I'm not a trucker, but I used to play one between choo-choo gigs. I drove a tractor-trailer, maybe a total of 18 months, over a 20-year span.
There are PLENTY of sound, reliable trucks out there...or were, when I was fooling around. You could see them working non-common-carrier jobs...say, jockeying construction trailers around, or pulling carneys' trailers, loaded with knocked-down Ferris Wheels...that kind of work. Hauling a farm's produce to a local resorting spot.
What puts those trucks off the road, is INSURANCE. Getting insurance on something older than a certain cutoff...used to be, ten years, it varies with various edicts and stat spreadsheets the bean-counters get...but you just cannot get insurance.

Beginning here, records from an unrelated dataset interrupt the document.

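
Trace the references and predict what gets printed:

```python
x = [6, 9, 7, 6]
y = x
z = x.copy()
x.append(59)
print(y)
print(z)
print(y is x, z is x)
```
[6, 9, 7, 6, 59]
[6, 9, 7, 6]
True False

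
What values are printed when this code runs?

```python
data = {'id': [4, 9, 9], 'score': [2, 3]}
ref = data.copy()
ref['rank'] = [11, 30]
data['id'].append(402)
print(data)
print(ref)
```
{'id': [4, 9, 9, 402], 'score': [2, 3]}
{'id': [4, 9, 9, 402], 'score': [2, 3], 'rank': [11, 30]}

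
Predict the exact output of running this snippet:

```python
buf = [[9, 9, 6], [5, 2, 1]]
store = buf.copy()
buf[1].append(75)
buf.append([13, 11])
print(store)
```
[[9, 9, 6], [5, 2, 1, 75]]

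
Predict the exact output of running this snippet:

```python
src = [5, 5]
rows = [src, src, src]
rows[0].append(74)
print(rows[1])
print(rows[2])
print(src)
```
[5, 5, 74]
[5, 5, 74]
[5, 5, 74]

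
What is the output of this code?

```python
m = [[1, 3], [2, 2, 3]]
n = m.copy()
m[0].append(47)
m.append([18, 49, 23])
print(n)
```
[[1, 3, 47], [2, 2, 3]]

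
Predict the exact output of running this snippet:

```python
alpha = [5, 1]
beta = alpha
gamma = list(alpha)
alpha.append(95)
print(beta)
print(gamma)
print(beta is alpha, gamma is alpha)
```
[5, 1, 95]
[5, 1]
True False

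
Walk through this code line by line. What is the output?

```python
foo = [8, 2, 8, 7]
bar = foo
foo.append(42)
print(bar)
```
[8, 2, 8, 7, 42]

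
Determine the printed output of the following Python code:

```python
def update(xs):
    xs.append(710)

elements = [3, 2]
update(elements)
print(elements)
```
[3, 2, 710]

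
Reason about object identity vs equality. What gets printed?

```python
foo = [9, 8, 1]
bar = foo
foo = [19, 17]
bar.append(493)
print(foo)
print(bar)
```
[19, 17]
[9, 8, 1, 493]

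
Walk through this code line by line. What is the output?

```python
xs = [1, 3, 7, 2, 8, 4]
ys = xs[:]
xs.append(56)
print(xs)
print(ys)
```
[1, 3, 7, 2, 8, 4, 56]
[1, 3, 7, 2, 8, 4]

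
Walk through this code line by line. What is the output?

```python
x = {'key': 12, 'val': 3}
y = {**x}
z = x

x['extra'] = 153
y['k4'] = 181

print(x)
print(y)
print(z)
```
{'key': 12, 'val': 3, 'extra': 153}
{'key': 12, 'val': 3, 'k4': 181}
{'key': 12, 'val': 3, 'extra': 153}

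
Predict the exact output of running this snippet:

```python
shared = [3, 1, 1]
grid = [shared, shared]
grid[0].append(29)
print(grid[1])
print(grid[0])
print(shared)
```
[3, 1, 1, 29]
[3, 1, 1, 29]
[3, 1, 1, 29]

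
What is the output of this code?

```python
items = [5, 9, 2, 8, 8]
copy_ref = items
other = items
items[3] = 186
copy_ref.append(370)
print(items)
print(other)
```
[5, 9, 2, 186, 8, 370]
[5, 9, 2, 186, 8, 370]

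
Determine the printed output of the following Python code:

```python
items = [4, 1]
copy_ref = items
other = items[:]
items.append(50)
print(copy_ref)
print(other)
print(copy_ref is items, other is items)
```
[4, 1, 50]
[4, 1]
True False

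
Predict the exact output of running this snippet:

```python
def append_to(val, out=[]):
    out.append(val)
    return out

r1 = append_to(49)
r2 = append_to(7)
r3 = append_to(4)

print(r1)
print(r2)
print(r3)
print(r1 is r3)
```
[49, 7, 4]
[49, 7, 4]
[49, 7, 4]
True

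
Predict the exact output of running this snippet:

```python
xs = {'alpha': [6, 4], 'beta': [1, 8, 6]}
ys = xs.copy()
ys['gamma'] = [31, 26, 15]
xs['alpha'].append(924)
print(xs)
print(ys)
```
{'alpha': [6, 4, 924], 'beta': [1, 8, 6]}
{'alpha': [6, 4, 924], 'beta': [1, 8, 6], 'gamma': [31, 26, 15]}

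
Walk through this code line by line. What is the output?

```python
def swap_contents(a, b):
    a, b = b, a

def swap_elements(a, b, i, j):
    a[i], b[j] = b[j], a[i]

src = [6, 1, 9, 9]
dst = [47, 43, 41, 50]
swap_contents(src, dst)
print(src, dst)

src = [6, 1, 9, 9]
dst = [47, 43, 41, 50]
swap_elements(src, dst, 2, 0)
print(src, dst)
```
[6, 1, 9, 9] [47, 43, 41, 50]
[6, 1, 47, 9] [9, 43, 41, 50]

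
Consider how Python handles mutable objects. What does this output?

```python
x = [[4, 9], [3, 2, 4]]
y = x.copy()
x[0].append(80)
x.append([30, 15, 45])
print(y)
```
[[4, 9, 80], [3, 2, 4]]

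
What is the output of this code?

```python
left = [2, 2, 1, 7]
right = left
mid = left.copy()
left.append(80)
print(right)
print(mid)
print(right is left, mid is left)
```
[2, 2, 1, 7, 80]
[2, 2, 1, 7]
True False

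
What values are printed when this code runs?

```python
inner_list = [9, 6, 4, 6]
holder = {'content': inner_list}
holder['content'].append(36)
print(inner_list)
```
[9, 6, 4, 6, 36]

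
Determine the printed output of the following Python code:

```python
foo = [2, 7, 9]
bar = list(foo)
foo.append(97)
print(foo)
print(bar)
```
[2, 7, 9, 97]
[2, 7, 9]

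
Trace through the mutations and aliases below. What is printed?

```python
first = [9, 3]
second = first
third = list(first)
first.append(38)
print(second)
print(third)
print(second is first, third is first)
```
[9, 3, 38]
[9, 3]
True False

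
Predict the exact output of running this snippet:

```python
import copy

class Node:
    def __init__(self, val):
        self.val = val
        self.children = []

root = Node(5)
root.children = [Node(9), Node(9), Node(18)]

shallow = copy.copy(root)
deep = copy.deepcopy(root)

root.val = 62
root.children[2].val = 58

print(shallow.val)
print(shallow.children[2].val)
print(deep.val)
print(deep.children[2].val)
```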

Right now, you've got two kinds of OTR operators: Fleets, and O/O truckers. The owner/operators buy their insurance, either in the market or they get coverage through whoever they're contracted to. The carriers who contract owner-operators don't want to see older trucks out there...in their shriveled mind, old translates to unreliable and service delays. Individual performance doesn't count. Plus, of course...this Safety Cult mindset has trickled in. Airbags for TRUCKS, FFS? I couldn't believe it, but it's true. I look at the cab interiors of these new trucks, padded car-steering-wheels, automatic transmissions...I can't believe it. I learned how to drive on a 1975 Kenworth conventional...it was only a generation removed from the "Duel" truck used in that classic movie. Looked very similar, except it was clean and in good order. Painted metal dash, Bakelite huge steering wheel, NO power steering (as late as 1990, NO big rigs had power steering). Stewart-Warner white-needle-on-black-background gauges.
Those trucks get junked for insurance reasons. Plus, now, CARB won't certify/allow-operation of, diesel engines that were fine by CARB just a few years ago. The incredible cost of replacing a huge diesel for POLITICAL (junk-science) reasons, in an old frame (the diesel engine is the most expensive component in that truck)...the numbers don't add up. Banks and finance companies are not going to loan to buy a new engine, but they'll eagerly finance a new truck.